8 Replies to “Too Irresponsible To Check”

  1. Professor Ravitch has exposed the fraud behind Parent Revolution and that is the important factor here. Sometimes anger and angry words are justified.

    If you are a California resident, please write to your legislator in Sacramento to have the “trigger law” amended or repealed. Public schools belong to citizens and not just the parents of the children who attend the school.

  2. “It’s not clear to me how anyone can be so sure of anything at this point about what the parents’ action means for this school…”

    And there in a nutshell is the biggest problem with the parent trigger – taking action without knowing what it means. How were the petitions presented to parents? What were they told? What did they really know about the inner workings of the school, about their rights and options, about the effects of their petition? Were those who declined to sign informed that they were forfeiting any future say about the direction of their school in the event the petition succeeded? And in what sense is it parental empowerment to deny power to parents who don’t sign the petition? So far, we’ve had about three years of accusations, secrecy, acrimony, multiple court cases – and only one “parent trigger” so far that went off without serious controversy in its wake. That’s education reform?

  3. Ha, ha.
    Funny from the guy who posits that teacher unions and teachers protect teachers who physically, mentally and/or sexually abuse children.

    (PS, What can Ben Austin tell you about the school – only the test scores.)

  4. It’s about time someone stands up to the fetishism of parental control trumping the expertise of professionals.

  5. oh yes, heaven forbid we actually ask parents what they want for their children. Those silly people should just leave it to the “professionals”

  6. Dear A parent,

    I have no idea what you do for a living. Would it be ok for me, who has no idea what your job is about, to tell YOU what to do? Teaching is not about indoctrination, that is YOUR job.

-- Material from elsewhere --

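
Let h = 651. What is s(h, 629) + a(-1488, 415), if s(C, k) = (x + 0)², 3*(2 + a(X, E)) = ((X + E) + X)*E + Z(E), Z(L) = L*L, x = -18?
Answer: -889624/3 ≈ -2.9654e+5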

  7. What a revolting series of arrogant power-drunk comments. What honest field of work would tolerate such a sense of entitlement.

    Blaming the parent trigger is purely an exercise in excuse-making for the failures of the system. The trigger is undoubtedly flawed, as likely is every desperate jury-rigged ‘work-around’ citizens are forced to devise to escape the dangerously incompetent rule of their feudal masters.